Prevedouros assisted both Hawaii Department of Transportation and Attica Tollway (Attiki Odos) in constructing to lessen the impact of bottlenecks, such as the Lunalilo on-ramp management, the Liliha-Pali couplet of ramps, the planned Middle Street improvements, and PM zipper lane deployments on Oahu; and the rerouting of the Peripheral Freeway connector onto Attica Tollway as well as a new interchange between Attica Tollway and Greek National Road 1 in Athens.

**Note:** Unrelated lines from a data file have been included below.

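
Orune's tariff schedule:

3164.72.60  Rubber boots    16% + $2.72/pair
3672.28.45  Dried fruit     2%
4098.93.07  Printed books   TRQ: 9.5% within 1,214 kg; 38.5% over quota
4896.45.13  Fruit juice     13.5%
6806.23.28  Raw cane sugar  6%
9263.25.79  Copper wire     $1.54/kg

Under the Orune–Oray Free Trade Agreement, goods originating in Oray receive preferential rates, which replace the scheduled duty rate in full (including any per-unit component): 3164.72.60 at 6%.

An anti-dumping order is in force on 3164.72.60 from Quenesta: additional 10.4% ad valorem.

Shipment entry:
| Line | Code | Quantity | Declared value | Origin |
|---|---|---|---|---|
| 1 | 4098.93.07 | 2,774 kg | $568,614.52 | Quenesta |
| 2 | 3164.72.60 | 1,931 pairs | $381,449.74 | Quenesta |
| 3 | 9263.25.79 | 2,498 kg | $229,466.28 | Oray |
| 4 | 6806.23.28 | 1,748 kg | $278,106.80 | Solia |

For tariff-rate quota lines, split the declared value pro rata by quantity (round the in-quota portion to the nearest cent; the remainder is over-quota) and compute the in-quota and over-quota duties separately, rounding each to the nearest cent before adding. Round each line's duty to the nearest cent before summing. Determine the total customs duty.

$273,239.71

Line 1 (4098.93.07, Quenesta, 2,774 kg, $568,614.52):
Code 4098.93.07 is under a tariff-rate quota (threshold 1,214 kg). In-quota: 1,214 kg at 9.5%; over-quota: 1,560 kg at 38.5%.
Pro-rata value split: in-quota = $568,614.52 × 1,214/2,774 = $248,845.72; over-quota = $568,614.52 − $248,845.72 = $319,768.80.
In-quota duty = $248,845.72 × 9.5% = $23,640.34. Over-quota duty = $319,768.80 × 38.5% = $123,110.99.
Line duty = $23,640.34 + $123,110.99 = $146,751.33.
Line 2 (3164.72.60, Quenesta, 1,931 pairs, $381,449.74):
Base rate for 3164.72.60 is 16% + $2.72/pair.
3164.72.60 has an FTA preferential rate, but origin Quenesta is not Oray; base rate stands.
Additional duty on 3164.72.60 from Quenesta: +10.4%. Applied ad valorem rate: 16% + 10.4% = 26.4%.
Duty = $381,449.74 × 26.4% + 1,931 × $2.72 = $105,955.05.
Line 3 (9263.25.79, Oray, 2,498 kg, $229,466.28):
Base rate for 9263.25.79 is $1.54/kg.
Origin Oray is the FTA partner but 9263.25.79 is not on the preference list; base rate stands.
Duty = 2,498 × $1.54 = $3,846.92.
Line 4 (6806.23.28, Solia, 1,748 kg, $278,106.80):
Base rate for 6806.23.28 is 6%.
Duty = $278,106.80 × 6% = $16,686.41.
Total = $146,751.33 + $105,955.05 + $3,846.92 + $16,686.41 = $273,239.71.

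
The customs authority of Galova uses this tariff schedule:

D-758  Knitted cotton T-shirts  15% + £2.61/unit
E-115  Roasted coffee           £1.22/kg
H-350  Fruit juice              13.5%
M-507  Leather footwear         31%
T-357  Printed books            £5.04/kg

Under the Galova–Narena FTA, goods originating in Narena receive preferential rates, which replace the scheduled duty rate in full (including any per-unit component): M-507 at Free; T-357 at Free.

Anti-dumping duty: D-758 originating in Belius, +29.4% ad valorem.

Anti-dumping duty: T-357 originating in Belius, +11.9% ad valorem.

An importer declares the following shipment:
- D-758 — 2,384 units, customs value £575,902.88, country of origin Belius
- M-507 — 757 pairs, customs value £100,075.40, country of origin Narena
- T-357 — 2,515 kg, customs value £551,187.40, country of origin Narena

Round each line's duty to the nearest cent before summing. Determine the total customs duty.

Line 1 (D-758, Belius, 2,384 units, £575,902.88):
Base rate for D-758 is 15% + £2.61/unit.
Additional duty on D-758 from Belius: +29.4%. Applied ad valorem rate: 15% + 29.4% = 44.4%.
Duty = £575,902.88 × 44.4% + 2,384 × £2.61 = £261,923.12.
Line 2 (M-507, Narena, 757 pairs, £100,075.40):
Base rate for M-507 is 31%.
Origin Narena qualifies under the Galova–Narena agreement and M-507 is covered: preferential rate Free applies instead.
Duty = £100,075.40 × 0% = £0.00.
Line 3 (T-357, Narena, 2,515 kg, £551,187.40):
Base rate for T-357 is £5.04/kg.
Origin Narena qualifies under the Galova–Narena agreement and T-357 is covered: preferential rate Free applies instead.
The additional-duty order on T-357 targets Belius, not Narena; it does not apply.
Duty = £551,187.40 × 0% = £0.00.
Total = £261,923.12 + £0.00 + £0.00 = £261,923.12.

£261,923.12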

Prevedouros received the Best Paper Award on Transportation Noise, Transportation Research Board of the National Academy of Sciences in 1995, the Outstanding Faculty Award from the American Society of Civil Engineers–Hawaii in 1996, the Van Wagoner Award for Urban Underpasses from the Institute of Transportation Engineers in 2005, and the Freeway Operations Service Award from the Transportation Research Board of the National Academies in 2009.

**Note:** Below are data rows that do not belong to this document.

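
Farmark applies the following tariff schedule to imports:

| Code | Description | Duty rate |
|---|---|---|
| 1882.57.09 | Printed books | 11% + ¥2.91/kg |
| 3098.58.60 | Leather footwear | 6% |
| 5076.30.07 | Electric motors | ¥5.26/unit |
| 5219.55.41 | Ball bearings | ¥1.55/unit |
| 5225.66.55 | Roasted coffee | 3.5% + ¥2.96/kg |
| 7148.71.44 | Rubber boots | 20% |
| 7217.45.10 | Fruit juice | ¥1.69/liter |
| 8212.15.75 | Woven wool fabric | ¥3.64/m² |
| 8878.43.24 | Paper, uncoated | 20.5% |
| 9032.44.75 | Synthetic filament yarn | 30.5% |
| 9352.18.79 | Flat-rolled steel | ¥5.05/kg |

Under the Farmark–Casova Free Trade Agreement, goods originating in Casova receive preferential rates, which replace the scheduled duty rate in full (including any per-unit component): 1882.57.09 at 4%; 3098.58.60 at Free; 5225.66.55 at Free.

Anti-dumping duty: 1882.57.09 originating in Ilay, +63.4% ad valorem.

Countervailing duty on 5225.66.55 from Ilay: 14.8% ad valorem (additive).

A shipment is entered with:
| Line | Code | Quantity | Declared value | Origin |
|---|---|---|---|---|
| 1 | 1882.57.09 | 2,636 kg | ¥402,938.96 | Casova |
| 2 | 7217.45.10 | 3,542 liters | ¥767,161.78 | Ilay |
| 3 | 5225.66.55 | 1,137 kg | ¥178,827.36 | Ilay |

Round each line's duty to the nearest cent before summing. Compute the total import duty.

¥58,194.47

Line 1 (1882.57.09, Casova, 2,636 kg, ¥402,938.96):
Base rate for 1882.57.09 is 11% + ¥2.91/kg.
Origin Casova qualifies under the Farmark–Casova agreement and 1882.57.09 is covered: preferential rate 4% applies instead.
The additional-duty order on 1882.57.09 targets Ilay, not Casova; it does not apply.
Duty = ¥402,938.96 × 4% = ¥16,117.56.
Line 2 (7217.45.10, Ilay, 3,542 liters, ¥767,161.78):
Base rate for 7217.45.10 is ¥1.69/liter.
Duty = 3,542 × ¥1.69 = ¥5,985.98.
Line 3 (5225.66.55, Ilay, 1,137 kg, ¥178,827.36):
Base rate for 5225.66.55 is 3.5% + ¥2.96/kg.
5225.66.55 has an FTA preferential rate, but origin Ilay is not Casova; base rate stands.
Additional duty on 5225.66.55 from Ilay: +14.8%. Applied ad valorem rate: 3.5% + 14.8% = 18.3%.
Duty = ¥178,827.36 × 18.3% + 1,137 × ¥2.96 = ¥36,090.93.
Total = ¥16,117.56 + ¥5,985.98 + ¥36,090.93 = ¥58,194.47.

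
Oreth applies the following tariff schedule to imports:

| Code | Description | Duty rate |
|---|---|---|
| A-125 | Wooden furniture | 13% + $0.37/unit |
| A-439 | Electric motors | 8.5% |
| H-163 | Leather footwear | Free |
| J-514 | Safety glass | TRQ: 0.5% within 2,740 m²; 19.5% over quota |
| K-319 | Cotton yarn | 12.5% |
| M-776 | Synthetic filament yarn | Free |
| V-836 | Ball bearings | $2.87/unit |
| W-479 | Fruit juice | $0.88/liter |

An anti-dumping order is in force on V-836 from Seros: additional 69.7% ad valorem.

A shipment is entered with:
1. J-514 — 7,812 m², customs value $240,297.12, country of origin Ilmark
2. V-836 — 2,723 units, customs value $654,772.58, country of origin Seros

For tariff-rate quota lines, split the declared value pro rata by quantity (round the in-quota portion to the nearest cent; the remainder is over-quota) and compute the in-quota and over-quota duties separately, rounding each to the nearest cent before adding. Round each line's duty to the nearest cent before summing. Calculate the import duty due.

Line 1 (J-514, Ilmark, 7,812 m², $240,297.12):
Code J-514 is under a tariff-rate quota (threshold 2,740 m²). In-quota: 2,740 m² at 0.5%; over-quota: 5,072 m² at 19.5%.
Pro-rata value split: in-quota = $240,297.12 × 2,740/7,812 = $84,282.40; over-quota = $240,297.12 − $84,282.40 = $156,014.72.
In-quota duty = $84,282.40 × 0.5% = $421.41. Over-quota duty = $156,014.72 × 19.5% = $30,422.87.
Line duty = $421.41 + $30,422.87 = $30,844.28.
Line 2 (V-836, Seros, 2,723 units, $654,772.58):
Base rate for V-836 is $2.87/unit.
Additional duty on V-836 from Seros: +69.7% ad valorem. Applied ad valorem rate = 69.7%.
Duty = $654,772.58 × 69.7% + 2,723 × $2.87 = $464,191.50.
Total = $30,844.28 + $464,191.50 = $495,035.78.

$495,035.78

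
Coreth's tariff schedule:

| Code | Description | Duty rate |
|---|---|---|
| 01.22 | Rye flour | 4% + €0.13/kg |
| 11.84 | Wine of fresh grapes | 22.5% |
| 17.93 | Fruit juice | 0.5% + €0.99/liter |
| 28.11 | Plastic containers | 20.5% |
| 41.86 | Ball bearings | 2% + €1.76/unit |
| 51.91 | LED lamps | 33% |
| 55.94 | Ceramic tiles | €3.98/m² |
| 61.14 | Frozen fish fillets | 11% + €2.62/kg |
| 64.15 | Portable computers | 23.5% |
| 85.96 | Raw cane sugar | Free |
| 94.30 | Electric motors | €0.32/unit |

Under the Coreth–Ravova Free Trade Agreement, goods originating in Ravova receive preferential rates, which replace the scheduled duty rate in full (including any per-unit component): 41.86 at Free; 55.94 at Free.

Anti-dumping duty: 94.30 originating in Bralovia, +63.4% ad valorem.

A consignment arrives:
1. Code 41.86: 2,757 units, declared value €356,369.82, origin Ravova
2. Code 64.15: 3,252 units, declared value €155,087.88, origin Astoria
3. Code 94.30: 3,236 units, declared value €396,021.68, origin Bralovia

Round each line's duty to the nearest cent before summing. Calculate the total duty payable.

€288,558.92

Line 1 (41.86, Ravova, 2,757 units, €356,369.82):
Base rate for 41.86 is 2% + €1.76/unit.
Origin Ravova qualifies under the Coreth–Ravova agreement and 41.86 is covered: preferential rate Free applies instead.
Duty = €356,369.82 × 0% = €0.00.
Line 2 (64.15, Astoria, 3,252 units, €155,087.88):
Base rate for 64.15 is 23.5%.
Duty = €155,087.88 × 23.5% = €36,445.65.
Line 3 (94.30, Bralovia, 3,236 units, €396,021.68):
Base rate for 94.30 is €0.32/unit.
Additional duty on 94.30 from Bralovia: +63.4% ad valorem. Applied ad valorem rate = 63.4%.
Duty = €396,021.68 × 63.4% + 3,236 × €0.32 = €252,113.27.
Total = €0.00 + €36,445.65 + €252,113.27 = €288,558.92.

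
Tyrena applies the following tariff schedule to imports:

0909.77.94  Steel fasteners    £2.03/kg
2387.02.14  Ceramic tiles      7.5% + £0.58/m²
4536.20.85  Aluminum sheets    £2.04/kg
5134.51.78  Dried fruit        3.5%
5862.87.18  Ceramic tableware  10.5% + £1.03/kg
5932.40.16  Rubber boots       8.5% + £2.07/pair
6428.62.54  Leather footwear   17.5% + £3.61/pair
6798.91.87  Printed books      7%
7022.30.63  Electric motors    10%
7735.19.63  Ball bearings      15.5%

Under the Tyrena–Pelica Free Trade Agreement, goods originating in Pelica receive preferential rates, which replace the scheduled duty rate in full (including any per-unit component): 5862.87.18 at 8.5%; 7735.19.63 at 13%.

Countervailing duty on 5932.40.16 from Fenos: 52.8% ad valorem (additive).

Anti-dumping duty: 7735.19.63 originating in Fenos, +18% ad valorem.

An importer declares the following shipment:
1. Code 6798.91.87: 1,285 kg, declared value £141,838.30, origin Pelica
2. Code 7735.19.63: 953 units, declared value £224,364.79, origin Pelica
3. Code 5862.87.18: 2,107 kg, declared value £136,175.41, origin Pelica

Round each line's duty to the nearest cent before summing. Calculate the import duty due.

Line 1 (6798.91.87, Pelica, 1,285 kg, £141,838.30):
Base rate for 6798.91.87 is 7%.
Origin Pelica is the FTA partner but 6798.91.87 is not on the preference list; base rate stands.
Duty = £141,838.30 × 7% = £9,928.68.
Line 2 (7735.19.63, Pelica, 953 units, £224,364.79):
Base rate for 7735.19.63 is 15.5%.
Origin Pelica qualifies under the Tyrena–Pelica agreement and 7735.19.63 is covered: preferential rate 13% applies instead.
The additional-duty order on 7735.19.63 targets Fenos, not Pelica; it does not apply.
Duty = £224,364.79 × 13% = £29,167.42.
Line 3 (5862.87.18, Pelica, 2,107 kg, £136,175.41):
Base rate for 5862.87.18 is 10.5% + £1.03/kg.
Origin Pelica qualifies under the Tyrena–Pelica agreement and 5862.87.18 is covered: preferential rate 8.5% applies instead.
Duty = £136,175.41 × 8.5% = £11,574.91.
Total = £9,928.68 + £29,167.42 + £11,574.91 = £50,671.01.

£50,671.01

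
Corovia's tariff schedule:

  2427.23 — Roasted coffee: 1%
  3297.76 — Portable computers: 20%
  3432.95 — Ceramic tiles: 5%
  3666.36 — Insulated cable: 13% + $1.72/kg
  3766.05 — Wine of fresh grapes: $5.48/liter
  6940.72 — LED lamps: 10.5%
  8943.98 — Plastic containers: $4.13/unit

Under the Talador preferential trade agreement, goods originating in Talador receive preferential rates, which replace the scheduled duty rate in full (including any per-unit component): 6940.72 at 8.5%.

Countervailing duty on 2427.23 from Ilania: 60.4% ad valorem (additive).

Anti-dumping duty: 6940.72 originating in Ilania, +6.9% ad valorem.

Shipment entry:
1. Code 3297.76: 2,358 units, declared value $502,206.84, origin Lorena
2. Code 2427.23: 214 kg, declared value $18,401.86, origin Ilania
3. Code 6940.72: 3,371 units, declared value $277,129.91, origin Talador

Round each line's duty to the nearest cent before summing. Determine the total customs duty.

$135,296.15

Line 1 (3297.76, Lorena, 2,358 units, $502,206.84):
Base rate for 3297.76 is 20%.
Duty = $502,206.84 × 20% = $100,441.37.
Line 2 (2427.23, Ilania, 214 kg, $18,401.86):
Base rate for 2427.23 is 1%.
Additional duty on 2427.23 from Ilania: +60.4%. Applied ad valorem rate: 1% + 60.4% = 61.4%.
Duty = $18,401.86 × 61.4% = $11,298.74.
Line 3 (6940.72, Talador, 3,371 units, $277,129.91):
Base rate for 6940.72 is 10.5%.
Origin Talador qualifies under the Corovia–Talador agreement and 6940.72 is covered: preferential rate 8.5% applies instead.
The additional-duty order on 6940.72 targets Ilania, not Talador; it does not apply.
Duty = $277,129.91 × 8.5% = $23,556.04.
Total = $100,441.37 + $11,298.74 + $23,556.04 = $135,296.15.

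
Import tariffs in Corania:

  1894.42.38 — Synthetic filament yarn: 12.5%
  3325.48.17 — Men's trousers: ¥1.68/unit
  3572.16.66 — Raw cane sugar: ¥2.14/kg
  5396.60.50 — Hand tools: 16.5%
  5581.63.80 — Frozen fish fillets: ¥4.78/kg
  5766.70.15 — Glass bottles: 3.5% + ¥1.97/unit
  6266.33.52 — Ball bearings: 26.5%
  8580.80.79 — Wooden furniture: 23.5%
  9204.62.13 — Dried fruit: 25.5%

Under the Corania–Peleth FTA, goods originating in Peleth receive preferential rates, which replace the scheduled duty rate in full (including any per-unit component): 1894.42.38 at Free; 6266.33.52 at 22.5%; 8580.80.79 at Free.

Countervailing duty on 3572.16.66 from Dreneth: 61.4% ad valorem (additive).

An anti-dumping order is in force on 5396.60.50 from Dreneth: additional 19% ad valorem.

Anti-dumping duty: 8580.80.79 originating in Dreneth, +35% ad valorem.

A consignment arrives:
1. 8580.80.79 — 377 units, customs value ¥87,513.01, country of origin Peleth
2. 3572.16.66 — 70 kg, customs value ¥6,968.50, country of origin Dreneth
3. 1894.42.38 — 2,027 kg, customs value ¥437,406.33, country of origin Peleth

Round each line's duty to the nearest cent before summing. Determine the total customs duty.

Line 1 (8580.80.79, Peleth, 377 units, ¥87,513.01):
Base rate for 8580.80.79 is 23.5%.
Origin Peleth qualifies under the Corania–Peleth agreement and 8580.80.79 is covered: preferential rate Free applies instead.
The additional-duty order on 8580.80.79 targets Dreneth, not Peleth; it does not apply.
Duty = ¥87,513.01 × 0% = ¥0.00.
Line 2 (3572.16.66, Dreneth, 70 kg, ¥6,968.50):
Base rate for 3572.16.66 is ¥2.14/kg.
Additional duty on 3572.16.66 from Dreneth: +61.4% ad valorem. Applied ad valorem rate = 61.4%.
Duty = ¥6,968.50 × 61.4% + 70 × ¥2.14 = ¥4,428.46.
Line 3 (1894.42.38, Peleth, 2,027 kg, ¥437,406.33):
Base rate for 1894.42.38 is 12.5%.
Origin Peleth qualifies under the Corania–Peleth agreement and 1894.42.38 is covered: preferential rate Free applies instead.
Duty = ¥437,406.33 × 0% = ¥0.00.
Total = ¥0.00 + ¥4,428.46 + ¥0.00 = ¥4,428.46.

¥4,428.46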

Prevedouros is Chair of the Subcommittee on Freeway Simulation, Transportation Research Board, National Academies since 2005. He was co‑chair of the 1st International Symposium of Freeway and Tollway Operations in Athens, Greece, from June 4 to 7, 2006. He also served as chair of the 2nd International Symposium of Freeway and Tollway Operations in Honolulu, Hawaii, from June 21 to 24, 2009.

==Political career==
Prevedouros was candidate for Mayor of the City and County of Honolulu in the primary election in September 2008, against incumbent mayor Mufi Hannemann and City Council member Ann Kobayashi. He received 17.2% of the vote. In spring 2010 mayor Hannemann resigned to run for governor and lost in the Democratic primary election to U.S. Congressman Neil Abercrombie who was elected governor in November 2010. Prevedouros was one of four main candidates in the special election for mayor for the remaining two years of the term. He ran against veteran city prosecutor Peter Carlisle (who won the race with 39% of the vote), city manager and acting mayor Kirk Caldwell, and term-limited council member Rod Tam. Prevedouros came third after receiving 18.5% of the votes in the 2010 primary election. Prevedouros gained nearly 10,000 votes over his 28,792 in 2008, to 38,408 in 2010, but only increased his percentage of the vote by 1.3%. In both elections, his program was centered on resolute opposition to public transportation.

Prevedouros served on the Technical Advisory Committee of Oahu Metropolitan Planning Organization from 2003 to 2004, was a member of the Transit Advisory Task Force for the Honolulu High-Capacity Transit Corridor Project in 2006, and was the Council Chair's appointee on the expert panel for the selection of fixed guideway technology for Honolulu in 2008. From 2006 to 2008 he was President of the Hawaii Highway Users Alliance. He was named one of the "50 People Who Rocked Hawaii" by the Hawaii Reporter in 2003, one of "Ten People Who Made a Difference in Hawaii" in 2008 by the Honolulu Star-Bulletin, and one of Hawaii’s seven "superheroes" by the Hawaii Reporter in 2009.